Akhirnya Annie memutuskan untuk tidak peduli. Ia sudah cukup kesal gara-gara Kepsek Smith dan tidak mau membuang-buang tenaganya untuk menaruh perhatian pada siswa baru.
Pelajaran Biologi diawali dengan materi tentang struktur dan fungsi sel. Miss Petra menjelaskan teori-teori sel yang dikemukakan Schleiden-Schwann, Robert Brown, Virchow, hingga Felix Durjadin. Setelah membabat habis teori sel, Miss Petra menjelaskan struktur sel dari yang paling luar.

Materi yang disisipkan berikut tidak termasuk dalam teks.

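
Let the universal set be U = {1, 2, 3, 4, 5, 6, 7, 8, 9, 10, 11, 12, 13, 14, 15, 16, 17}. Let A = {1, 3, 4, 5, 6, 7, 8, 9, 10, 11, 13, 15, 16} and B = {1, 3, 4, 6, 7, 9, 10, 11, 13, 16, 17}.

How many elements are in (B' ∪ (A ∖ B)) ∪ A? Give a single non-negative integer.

B' = {2, 5, 8, 12, 14, 15}
A ∖ B = {5, 8, 15}
B' ∪ (A ∖ B) = {2, 5, 8, 12, 14, 15}
(B' ∪ (A ∖ B)) ∪ A = {1, 2, 3, 4, 5, 6, 7, 8, 9, 10, 11, 12, 13, 14, 15, 16}
|(B' ∪ (A ∖ B)) ∪ A| = 16

16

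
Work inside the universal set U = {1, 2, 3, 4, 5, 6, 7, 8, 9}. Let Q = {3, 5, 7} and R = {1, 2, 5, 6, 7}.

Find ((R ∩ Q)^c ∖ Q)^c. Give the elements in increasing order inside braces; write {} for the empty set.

R ∩ Q = {5, 7}
(R ∩ Q)^c = {1, 2, 3, 4, 6, 8, 9}
(R ∩ Q)^c ∖ Q = {1, 2, 4, 6, 8, 9}
((R ∩ Q)^c ∖ Q)^c = {3, 5, 7}

{3, 5, 7}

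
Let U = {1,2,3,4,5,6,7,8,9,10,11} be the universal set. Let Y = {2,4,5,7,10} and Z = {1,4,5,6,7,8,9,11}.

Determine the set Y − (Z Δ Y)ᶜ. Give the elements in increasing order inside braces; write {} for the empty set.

{2,10}

Z Δ Y = {1,2,6,8,9,10,11}
(Z Δ Y)ᶜ = {3,4,5,7}
Y − (Z Δ Y)ᶜ = {2,10}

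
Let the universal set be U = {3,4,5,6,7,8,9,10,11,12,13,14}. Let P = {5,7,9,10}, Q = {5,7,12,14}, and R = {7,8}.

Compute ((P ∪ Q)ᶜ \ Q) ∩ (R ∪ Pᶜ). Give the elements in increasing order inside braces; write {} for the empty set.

P ∪ Q = {5,7,9,10,12,14}
(P ∪ Q)ᶜ = {3,4,6,8,11,13}
(P ∪ Q)ᶜ \ Q = {3,4,6,8,11,13}
Pᶜ = {3,4,6,8,11,12,13,14}
R ∪ Pᶜ = {3,4,6,7,8,11,12,13,14}
((P ∪ Q)ᶜ \ Q) ∩ (R ∪ Pᶜ) = {3,4,6,8,11,13}

{3,4,6,8,11,13}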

Miss Petra menggambar struktur membran plasma di papan tulis. Gambarnya yang rapi dan detil membuat murid-murid berdecak kagum.
"Ini adalah model membran plasma yang diajukan oleh Singer dan Nicholson yang disebut model mosaik cairan. Ada yang bisa menjelaskan struktur membran plasma berdasarkan model ini?"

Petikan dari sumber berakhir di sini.